Muzyka w mediach:  Crosa Rosa - Sweety

W sobotnich porankach bez Garry'ego uwielbiałem głównie to, że mogłem zapraszać do siebie kogo tylko chciałem.

Jess bardzo szybko przyzwyczaiła się do tego, że odzywałem się do niej o dziwnych porach. Nie przeszkadzało jej to najwyraźniej, bo odpisywała mi jak najszybciej się dało.

Teraz też leżała na moim łóżku, mimo że była zaledwie siódma rano. Prawdopodobnie mógłbym cały dzień przyglądać się jej spokojnej, rozluźnionej twarzy i pełnym, czerwonym ustom, miałem jednak o wiele ważniejsze rzeczy do roboty.

– Xavier – wymruczała, kiedy powoli całowałem jej szyję. To była jedna z tych czynności, które naprawdę lubiłem z nią robić i nie musiałem tego udawać. Jej skóra smakowała słodko, a reakcje na moje wargi były bezcenne. Nie przypominałem sobie, żebym działał tak mocno na którąkolwiek z moich poprzednich dziewczyn, co zdecydowanie przekonywało mnie do naszej relacji. Minusem jednak było to, że nie mogłem powiedzieć tego z wzajemnością. – Jesteś pewien, że Garry nie wróci?

– Mhm – odpowiedziałem jedynie, schodząc ustami na jej obojczyk. Dziewczyna westchnęła słodko, rozpływając się w moich ramionach.

Wiedziałem, że dalej jest mocno wstydliwa i niepewna. Seks wciąż był dla niej tematem tabu, ale nie przeszkadzało jej to ze mną sypiać. Byłem ciekawy, czy pyta się kogoś o rady, czy raczej zachowuje wszystko tylko dla siebie.

Oderwałem się na chwilę od jej skóry i złapałem za rąbek jej koszulki, patrząc na nią pytająco.

Uśmiechnęła się szeroko i pokręciła głową z politowaniem.

– Tobie tylko jedno w głowie – zaśmiała się lekko, zawieszając ręce na mojej szyi.

Zanim zdążyłem cokolwiek jej odpowiedzieć, wpiła się w moje wargi. Zamruczałem z zadowoleniem, pomagając jej usiąść na moich kolanach. Oplotła mnie nogami, starając się jak najbardziej przybliżyć i wsunęła palce w moje włosy.

Włożyłem dłonie pod jej koszulkę, sunąc po jej plecach. Pod opuszkami palców czułem gęsią skórkę w miejscach, gdzie przed chwilą była moja ręka, a sama Jess zaczęła całować mnie chaotyczniej i zachłanniej.

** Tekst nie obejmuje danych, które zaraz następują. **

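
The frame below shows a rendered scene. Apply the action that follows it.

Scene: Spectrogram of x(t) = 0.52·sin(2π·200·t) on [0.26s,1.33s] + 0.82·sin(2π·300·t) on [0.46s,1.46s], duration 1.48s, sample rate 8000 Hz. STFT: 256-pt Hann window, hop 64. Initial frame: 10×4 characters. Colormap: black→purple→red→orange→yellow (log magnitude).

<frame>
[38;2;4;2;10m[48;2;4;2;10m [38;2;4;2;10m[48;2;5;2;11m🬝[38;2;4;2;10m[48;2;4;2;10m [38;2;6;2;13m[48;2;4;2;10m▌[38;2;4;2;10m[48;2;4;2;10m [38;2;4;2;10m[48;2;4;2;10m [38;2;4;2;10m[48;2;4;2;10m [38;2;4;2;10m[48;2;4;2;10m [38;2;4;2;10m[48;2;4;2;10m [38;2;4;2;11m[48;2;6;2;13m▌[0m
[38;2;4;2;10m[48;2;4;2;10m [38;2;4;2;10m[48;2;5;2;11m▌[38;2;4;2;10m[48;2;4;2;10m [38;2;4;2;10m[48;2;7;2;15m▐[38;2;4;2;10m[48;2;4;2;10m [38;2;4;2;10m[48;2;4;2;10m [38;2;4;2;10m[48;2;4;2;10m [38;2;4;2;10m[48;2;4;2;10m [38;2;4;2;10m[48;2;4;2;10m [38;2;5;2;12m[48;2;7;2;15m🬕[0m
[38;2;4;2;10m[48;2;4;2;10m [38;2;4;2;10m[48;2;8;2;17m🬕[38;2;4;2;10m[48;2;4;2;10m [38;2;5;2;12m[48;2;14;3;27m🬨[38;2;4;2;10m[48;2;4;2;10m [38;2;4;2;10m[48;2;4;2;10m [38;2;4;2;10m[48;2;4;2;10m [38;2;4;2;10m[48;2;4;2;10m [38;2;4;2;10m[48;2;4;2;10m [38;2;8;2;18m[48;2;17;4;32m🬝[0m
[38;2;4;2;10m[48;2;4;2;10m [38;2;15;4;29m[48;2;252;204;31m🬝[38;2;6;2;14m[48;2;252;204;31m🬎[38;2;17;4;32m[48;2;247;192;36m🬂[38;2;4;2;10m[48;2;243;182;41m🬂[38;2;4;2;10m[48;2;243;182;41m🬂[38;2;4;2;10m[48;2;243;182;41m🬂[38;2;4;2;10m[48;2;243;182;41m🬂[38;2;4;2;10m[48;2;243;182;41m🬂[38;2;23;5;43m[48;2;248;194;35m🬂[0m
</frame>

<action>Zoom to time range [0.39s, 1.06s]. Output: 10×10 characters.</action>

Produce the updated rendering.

<frame>
[38;2;4;2;10m[48;2;5;2;12m▌[38;2;6;2;13m[48;2;4;2;10m▌[38;2;4;2;10m[48;2;4;2;10m [38;2;4;2;10m[48;2;4;2;10m [38;2;4;2;10m[48;2;4;2;10m [38;2;4;2;10m[48;2;4;2;10m [38;2;4;2;10m[48;2;4;2;10m [38;2;4;2;10m[48;2;4;2;10m [38;2;4;2;10m[48;2;4;2;10m [38;2;4;2;10m[48;2;4;2;10m [0m
[38;2;4;2;10m[48;2;5;2;12m▌[38;2;4;2;10m[48;2;6;2;13m▐[38;2;4;2;10m[48;2;4;2;10m [38;2;4;2;10m[48;2;4;2;10m [38;2;4;2;10m[48;2;4;2;10m [38;2;4;2;10m[48;2;4;2;10m [38;2;4;2;10m[48;2;4;2;10m [38;2;4;2;10m[48;2;4;2;10m [38;2;4;2;10m[48;2;4;2;10m [38;2;4;2;10m[48;2;4;2;10m [0m
[38;2;4;2;10m[48;2;5;2;13m▌[38;2;6;2;14m[48;2;4;2;10m▌[38;2;4;2;10m[48;2;4;2;10m [38;2;4;2;10m[48;2;4;2;10m [38;2;4;2;10m[48;2;4;2;10m [38;2;4;2;10m[48;2;4;2;10m [38;2;4;2;10m[48;2;4;2;10m [38;2;4;2;10m[48;2;4;2;10m [38;2;4;2;10m[48;2;4;2;10m [38;2;4;2;10m[48;2;4;2;10m [0m
[38;2;4;2;10m[48;2;6;2;13m▌[38;2;4;2;10m[48;2;6;2;14m▐[38;2;4;2;10m[48;2;4;2;10m [38;2;4;2;10m[48;2;4;2;10m [38;2;4;2;10m[48;2;4;2;10m [38;2;4;2;10m[48;2;4;2;10m [38;2;4;2;10m[48;2;4;2;10m [38;2;4;2;10m[48;2;4;2;10m [38;2;4;2;10m[48;2;4;2;10m [38;2;4;2;10m[48;2;4;2;10m [0m
[38;2;4;2;10m[48;2;6;2;14m▌[38;2;4;2;10m[48;2;7;2;16m▐[38;2;4;2;10m[48;2;4;2;10m [38;2;4;2;10m[48;2;4;2;10m [38;2;4;2;10m[48;2;4;2;10m [38;2;4;2;10m[48;2;4;2;10m [38;2;4;2;10m[48;2;4;2;10m [38;2;4;2;10m[48;2;4;2;10m [38;2;4;2;10m[48;2;4;2;10m [38;2;4;2;10m[48;2;4;2;10m [0m
[38;2;4;2;10m[48;2;7;2;16m▌[38;2;4;2;10m[48;2;9;3;19m▐[38;2;4;2;10m[48;2;4;2;10m [38;2;4;2;10m[48;2;4;2;10m [38;2;4;2;10m[48;2;4;2;10m [38;2;4;2;10m[48;2;4;2;10m [38;2;4;2;10m[48;2;4;2;10m [38;2;4;2;10m[48;2;4;2;10m [38;2;4;2;10m[48;2;4;2;10m [38;2;4;2;10m[48;2;4;2;10m [0m
[38;2;4;2;10m[48;2;10;3;20m▌[38;2;4;2;10m[48;2;12;3;24m▐[38;2;4;2;10m[48;2;4;2;10m [38;2;4;2;10m[48;2;4;2;10m [38;2;4;2;10m[48;2;4;2;10m [38;2;4;2;10m[48;2;4;2;10m [38;2;4;2;10m[48;2;4;2;10m [38;2;4;2;10m[48;2;4;2;10m [38;2;4;2;10m[48;2;4;2;10m [38;2;4;2;10m[48;2;4;2;10m [0m
[38;2;4;2;10m[48;2;16;4;30m▌[38;2;4;2;10m[48;2;20;5;38m▐[38;2;4;2;10m[48;2;4;2;10m [38;2;4;2;10m[48;2;4;2;10m [38;2;4;2;10m[48;2;4;2;10m [38;2;4;2;10m[48;2;4;2;10m [38;2;4;2;10m[48;2;4;2;10m [38;2;4;2;10m[48;2;4;2;10m [38;2;4;2;10m[48;2;4;2;10m [38;2;4;2;10m[48;2;4;2;10m [0m
[38;2;15;4;29m[48;2;125;31;85m🬝[38;2;22;5;40m[48;2;162;41;82m🬬[38;2;4;2;11m[48;2;23;5;41m🬎[38;2;4;2;11m[48;2;23;5;41m🬎[38;2;4;2;11m[48;2;22;5;41m🬎[38;2;4;2;11m[48;2;23;5;41m🬎[38;2;4;2;11m[48;2;22;5;41m🬎[38;2;4;2;11m[48;2;23;5;41m🬎[38;2;4;2;11m[48;2;23;5;41m🬎[38;2;4;2;11m[48;2;22;5;41m🬎[0m
[38;2;63;15;66m[48;2;240;167;39m🬮[38;2;253;227;40m[48;2;93;23;74m🬎[38;2;253;227;40m[48;2;37;9;66m🬎[38;2;253;227;40m[48;2;37;9;66m🬎[38;2;253;227;40m[48;2;37;9;66m🬎[38;2;253;227;40m[48;2;37;9;66m🬎[38;2;253;227;40m[48;2;37;9;66m🬎[38;2;253;227;40m[48;2;37;9;66m🬎[38;2;253;227;40m[48;2;37;9;66m🬎[38;2;253;227;40m[48;2;37;9;66m🬎[0m
</frame>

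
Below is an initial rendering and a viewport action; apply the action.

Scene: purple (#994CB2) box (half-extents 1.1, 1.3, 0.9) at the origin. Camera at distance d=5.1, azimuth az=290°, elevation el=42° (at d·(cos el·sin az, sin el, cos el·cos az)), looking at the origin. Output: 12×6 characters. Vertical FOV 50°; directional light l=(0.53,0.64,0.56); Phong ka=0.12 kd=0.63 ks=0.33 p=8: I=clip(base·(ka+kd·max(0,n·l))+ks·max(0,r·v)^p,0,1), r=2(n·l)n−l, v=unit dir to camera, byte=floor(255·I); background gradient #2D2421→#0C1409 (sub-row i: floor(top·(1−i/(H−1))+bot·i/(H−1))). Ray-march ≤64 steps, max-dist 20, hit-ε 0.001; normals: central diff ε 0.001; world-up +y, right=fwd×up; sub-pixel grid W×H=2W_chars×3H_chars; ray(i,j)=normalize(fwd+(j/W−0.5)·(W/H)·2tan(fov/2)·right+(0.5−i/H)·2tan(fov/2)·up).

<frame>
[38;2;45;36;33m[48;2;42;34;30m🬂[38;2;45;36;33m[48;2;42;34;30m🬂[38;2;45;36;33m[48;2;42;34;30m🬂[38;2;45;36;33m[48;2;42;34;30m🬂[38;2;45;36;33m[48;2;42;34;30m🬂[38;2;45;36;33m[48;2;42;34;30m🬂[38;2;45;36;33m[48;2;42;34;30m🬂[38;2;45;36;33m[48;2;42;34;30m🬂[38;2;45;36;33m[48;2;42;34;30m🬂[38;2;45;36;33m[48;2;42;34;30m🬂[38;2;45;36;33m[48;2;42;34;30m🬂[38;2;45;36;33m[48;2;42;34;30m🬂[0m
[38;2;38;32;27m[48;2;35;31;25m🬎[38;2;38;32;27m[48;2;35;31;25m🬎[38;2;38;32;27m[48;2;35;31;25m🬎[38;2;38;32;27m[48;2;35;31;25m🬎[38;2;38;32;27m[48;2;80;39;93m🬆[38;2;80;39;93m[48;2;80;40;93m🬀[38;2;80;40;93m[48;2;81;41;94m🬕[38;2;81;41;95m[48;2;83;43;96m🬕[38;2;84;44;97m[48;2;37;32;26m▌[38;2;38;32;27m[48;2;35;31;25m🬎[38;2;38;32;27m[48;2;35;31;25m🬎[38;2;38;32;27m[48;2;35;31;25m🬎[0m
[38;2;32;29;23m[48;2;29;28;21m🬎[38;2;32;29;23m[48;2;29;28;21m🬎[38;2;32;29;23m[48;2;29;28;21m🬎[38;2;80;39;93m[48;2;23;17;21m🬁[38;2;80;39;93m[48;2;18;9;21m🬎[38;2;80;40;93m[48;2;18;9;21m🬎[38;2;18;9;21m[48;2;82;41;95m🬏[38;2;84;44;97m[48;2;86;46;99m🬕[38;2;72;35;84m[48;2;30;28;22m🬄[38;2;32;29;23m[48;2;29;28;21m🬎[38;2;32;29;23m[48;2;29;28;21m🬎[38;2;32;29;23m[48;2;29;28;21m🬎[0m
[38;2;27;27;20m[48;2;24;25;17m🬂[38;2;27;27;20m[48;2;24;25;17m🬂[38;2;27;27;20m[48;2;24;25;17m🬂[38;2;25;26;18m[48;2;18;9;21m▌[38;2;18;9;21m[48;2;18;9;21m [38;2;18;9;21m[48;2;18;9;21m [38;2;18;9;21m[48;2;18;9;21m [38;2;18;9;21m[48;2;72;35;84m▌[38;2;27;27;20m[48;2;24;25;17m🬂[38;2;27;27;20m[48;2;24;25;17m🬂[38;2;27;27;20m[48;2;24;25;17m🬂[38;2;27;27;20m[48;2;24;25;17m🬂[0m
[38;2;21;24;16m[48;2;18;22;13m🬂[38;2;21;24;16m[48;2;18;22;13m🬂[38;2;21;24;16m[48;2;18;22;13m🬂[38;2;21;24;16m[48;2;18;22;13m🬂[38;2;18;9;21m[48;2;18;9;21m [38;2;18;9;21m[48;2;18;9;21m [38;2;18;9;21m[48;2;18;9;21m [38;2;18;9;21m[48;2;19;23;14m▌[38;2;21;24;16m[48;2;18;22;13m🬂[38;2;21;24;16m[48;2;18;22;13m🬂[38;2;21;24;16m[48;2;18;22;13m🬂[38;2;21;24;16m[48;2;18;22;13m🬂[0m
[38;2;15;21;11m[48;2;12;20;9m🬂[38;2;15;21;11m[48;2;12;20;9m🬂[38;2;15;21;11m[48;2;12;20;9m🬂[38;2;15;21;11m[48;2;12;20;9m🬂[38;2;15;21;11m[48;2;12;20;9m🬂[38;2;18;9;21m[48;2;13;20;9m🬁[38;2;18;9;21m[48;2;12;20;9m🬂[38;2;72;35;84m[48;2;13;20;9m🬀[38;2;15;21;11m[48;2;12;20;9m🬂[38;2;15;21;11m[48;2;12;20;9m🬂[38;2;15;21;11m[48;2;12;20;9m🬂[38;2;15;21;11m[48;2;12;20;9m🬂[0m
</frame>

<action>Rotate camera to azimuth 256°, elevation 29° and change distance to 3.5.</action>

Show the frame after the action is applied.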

Stęknąłem, kiedy poruszyła się na mnie, chcąc wywołać jakąś bardziej oczywistą reakcję. Natychmiast zabrałem swoje ręce z jej pleców i przeniosłem na jej biodra, przyciskając je mocniej do siebie. Jess westchnęła w moje usta, pozwalając mi kciukami gładzić jej brzuch.

Wszystko mogło skończyć się tak pięknie, gdyby nie jej cholerny telefon, którego zapomniała wyciszyć.

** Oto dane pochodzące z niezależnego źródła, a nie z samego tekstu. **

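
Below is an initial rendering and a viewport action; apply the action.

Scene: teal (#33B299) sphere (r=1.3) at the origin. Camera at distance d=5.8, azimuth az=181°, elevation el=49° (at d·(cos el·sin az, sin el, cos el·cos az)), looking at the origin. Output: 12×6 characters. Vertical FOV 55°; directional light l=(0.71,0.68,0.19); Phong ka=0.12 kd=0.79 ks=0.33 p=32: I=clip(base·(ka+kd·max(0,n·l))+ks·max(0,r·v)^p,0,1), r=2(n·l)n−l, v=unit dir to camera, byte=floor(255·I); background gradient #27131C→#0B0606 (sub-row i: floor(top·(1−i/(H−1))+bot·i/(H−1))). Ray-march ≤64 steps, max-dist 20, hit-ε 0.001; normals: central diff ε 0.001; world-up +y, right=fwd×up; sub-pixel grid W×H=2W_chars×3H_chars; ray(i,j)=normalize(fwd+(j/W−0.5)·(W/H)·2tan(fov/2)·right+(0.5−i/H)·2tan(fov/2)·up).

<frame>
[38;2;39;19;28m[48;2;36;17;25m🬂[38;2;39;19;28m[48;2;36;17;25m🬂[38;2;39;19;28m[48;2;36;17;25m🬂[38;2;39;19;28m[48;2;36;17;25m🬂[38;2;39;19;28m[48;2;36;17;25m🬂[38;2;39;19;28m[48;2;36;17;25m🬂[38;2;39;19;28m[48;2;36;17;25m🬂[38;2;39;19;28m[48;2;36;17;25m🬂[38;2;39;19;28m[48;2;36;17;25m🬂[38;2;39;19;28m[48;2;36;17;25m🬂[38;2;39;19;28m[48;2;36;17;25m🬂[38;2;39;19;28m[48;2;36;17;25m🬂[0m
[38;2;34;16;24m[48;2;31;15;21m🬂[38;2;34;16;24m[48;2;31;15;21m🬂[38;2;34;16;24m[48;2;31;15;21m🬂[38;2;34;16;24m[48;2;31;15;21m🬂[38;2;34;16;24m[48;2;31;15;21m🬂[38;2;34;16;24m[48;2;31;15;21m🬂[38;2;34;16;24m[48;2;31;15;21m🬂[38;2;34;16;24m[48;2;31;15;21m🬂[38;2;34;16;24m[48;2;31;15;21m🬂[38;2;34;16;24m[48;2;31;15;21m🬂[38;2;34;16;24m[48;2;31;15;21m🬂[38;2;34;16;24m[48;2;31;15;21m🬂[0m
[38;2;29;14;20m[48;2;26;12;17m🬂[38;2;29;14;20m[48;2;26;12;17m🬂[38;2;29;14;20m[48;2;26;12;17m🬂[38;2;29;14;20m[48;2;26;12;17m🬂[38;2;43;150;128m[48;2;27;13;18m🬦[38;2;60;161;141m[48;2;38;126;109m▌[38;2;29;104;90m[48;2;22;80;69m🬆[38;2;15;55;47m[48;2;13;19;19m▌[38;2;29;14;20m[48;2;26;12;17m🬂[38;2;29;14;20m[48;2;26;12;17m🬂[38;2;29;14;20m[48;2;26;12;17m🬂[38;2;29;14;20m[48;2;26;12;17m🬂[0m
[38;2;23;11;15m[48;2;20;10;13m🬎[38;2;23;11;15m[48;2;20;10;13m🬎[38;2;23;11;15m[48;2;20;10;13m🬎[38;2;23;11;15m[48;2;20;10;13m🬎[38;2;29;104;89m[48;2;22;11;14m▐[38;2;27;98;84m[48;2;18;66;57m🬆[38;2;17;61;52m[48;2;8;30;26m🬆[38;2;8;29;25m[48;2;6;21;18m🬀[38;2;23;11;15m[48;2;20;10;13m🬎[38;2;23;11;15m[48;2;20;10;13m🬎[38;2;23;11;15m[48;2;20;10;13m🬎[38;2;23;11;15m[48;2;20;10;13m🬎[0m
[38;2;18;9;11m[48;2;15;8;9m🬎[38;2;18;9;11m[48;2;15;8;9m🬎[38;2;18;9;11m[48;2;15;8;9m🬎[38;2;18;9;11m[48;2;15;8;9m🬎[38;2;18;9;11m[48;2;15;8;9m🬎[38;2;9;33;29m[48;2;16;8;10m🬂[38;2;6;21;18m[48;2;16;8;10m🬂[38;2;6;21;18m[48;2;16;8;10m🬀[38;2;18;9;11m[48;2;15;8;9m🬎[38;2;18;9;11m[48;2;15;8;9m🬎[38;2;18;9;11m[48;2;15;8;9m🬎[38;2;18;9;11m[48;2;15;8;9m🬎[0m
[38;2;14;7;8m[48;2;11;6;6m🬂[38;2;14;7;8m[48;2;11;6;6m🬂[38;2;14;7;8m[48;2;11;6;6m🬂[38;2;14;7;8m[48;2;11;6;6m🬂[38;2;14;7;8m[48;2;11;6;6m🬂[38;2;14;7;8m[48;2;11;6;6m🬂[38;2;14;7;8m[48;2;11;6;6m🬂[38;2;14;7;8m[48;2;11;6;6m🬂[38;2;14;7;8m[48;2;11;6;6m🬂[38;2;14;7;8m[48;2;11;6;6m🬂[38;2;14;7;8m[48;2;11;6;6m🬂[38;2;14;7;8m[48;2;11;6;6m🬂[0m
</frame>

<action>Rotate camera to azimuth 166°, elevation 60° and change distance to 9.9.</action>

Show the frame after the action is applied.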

– Nie odbieraj – poprosiłem, ściskając mocniej jej boki. Musnąłem delikatnie jej wargi, chcąc przez to przekonać ją do swojej racji. Popatrzyła na mnie ostrzegawczo swoimi złotymi oczami, na co zacisnąłem usta, ale nie odezwałem się ani słowem. Jak na razie pozwalałem jej sądzić, że jestem w stanie zamienić się dla niej w posłusznego, pozbawionego wyrazu chłopaka.

– Tylko sprawdzę kto to – mruknęła, ściągając moje dłonie z jej talii.

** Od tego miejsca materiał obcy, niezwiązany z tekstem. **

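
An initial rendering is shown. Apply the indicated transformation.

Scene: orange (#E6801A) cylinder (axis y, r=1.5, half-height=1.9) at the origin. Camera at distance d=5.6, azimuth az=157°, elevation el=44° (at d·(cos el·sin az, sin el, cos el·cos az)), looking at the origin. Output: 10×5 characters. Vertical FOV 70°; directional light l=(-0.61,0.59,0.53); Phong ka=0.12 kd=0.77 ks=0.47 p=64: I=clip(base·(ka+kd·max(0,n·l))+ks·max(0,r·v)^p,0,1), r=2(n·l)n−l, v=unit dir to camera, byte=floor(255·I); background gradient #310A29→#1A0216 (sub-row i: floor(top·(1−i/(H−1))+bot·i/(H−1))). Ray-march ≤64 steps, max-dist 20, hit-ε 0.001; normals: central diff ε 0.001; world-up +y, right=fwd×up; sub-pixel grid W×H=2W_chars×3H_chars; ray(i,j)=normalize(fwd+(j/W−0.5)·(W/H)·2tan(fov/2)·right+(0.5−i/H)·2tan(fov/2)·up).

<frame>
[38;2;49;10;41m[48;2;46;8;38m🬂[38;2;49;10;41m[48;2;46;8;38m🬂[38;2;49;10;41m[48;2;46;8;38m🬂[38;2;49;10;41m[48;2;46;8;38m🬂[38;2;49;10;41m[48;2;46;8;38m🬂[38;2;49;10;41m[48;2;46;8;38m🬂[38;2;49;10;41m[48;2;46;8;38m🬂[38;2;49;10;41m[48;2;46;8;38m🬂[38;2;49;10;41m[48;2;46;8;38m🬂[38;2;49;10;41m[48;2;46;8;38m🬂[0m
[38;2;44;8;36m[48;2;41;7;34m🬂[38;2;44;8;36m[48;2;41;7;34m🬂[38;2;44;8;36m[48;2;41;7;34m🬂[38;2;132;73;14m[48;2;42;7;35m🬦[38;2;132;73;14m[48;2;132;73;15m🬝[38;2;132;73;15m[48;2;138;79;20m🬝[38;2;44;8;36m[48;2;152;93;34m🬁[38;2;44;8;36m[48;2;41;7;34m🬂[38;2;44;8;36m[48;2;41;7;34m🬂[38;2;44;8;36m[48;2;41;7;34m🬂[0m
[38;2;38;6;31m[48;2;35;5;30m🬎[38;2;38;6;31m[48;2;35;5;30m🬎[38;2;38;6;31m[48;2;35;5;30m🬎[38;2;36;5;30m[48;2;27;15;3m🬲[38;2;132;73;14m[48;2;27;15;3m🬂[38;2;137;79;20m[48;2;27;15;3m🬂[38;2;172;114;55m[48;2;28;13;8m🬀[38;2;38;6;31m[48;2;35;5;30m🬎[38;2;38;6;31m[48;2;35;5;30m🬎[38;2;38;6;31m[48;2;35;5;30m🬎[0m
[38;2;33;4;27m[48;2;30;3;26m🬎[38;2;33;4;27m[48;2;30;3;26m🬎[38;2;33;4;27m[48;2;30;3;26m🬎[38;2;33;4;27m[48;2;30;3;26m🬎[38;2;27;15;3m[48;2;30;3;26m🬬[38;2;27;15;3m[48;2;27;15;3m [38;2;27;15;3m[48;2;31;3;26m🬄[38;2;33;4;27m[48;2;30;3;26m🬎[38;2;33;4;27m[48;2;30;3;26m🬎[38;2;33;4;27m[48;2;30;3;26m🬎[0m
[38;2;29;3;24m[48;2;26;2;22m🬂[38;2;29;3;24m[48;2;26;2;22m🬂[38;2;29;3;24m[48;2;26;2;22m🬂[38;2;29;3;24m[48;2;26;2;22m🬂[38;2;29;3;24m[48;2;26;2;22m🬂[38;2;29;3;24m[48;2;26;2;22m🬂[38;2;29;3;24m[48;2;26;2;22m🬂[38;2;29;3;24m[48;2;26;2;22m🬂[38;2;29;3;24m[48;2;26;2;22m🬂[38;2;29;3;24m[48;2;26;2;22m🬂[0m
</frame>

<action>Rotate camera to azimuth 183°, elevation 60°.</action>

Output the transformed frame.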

Westchnąłem z frustracją i niezadowolony oparłem się o ścianę, pozwalając jej podnieść się z łóżka. Przynajmniej szybko podbiegła do leżącego na biurku telefonu, odgarniając włosy, które przeszkadzały jej w spojrzeniu na ekran.

– Miałeś rację, nie powinnam była wstawać. To nic ważnego – stwierdziła, odrzucając połączenie szybkim ruchem palca. Wyprostowała plecy i zerknęła na mnie figlarnie. – Teraz musimy to nadrobić...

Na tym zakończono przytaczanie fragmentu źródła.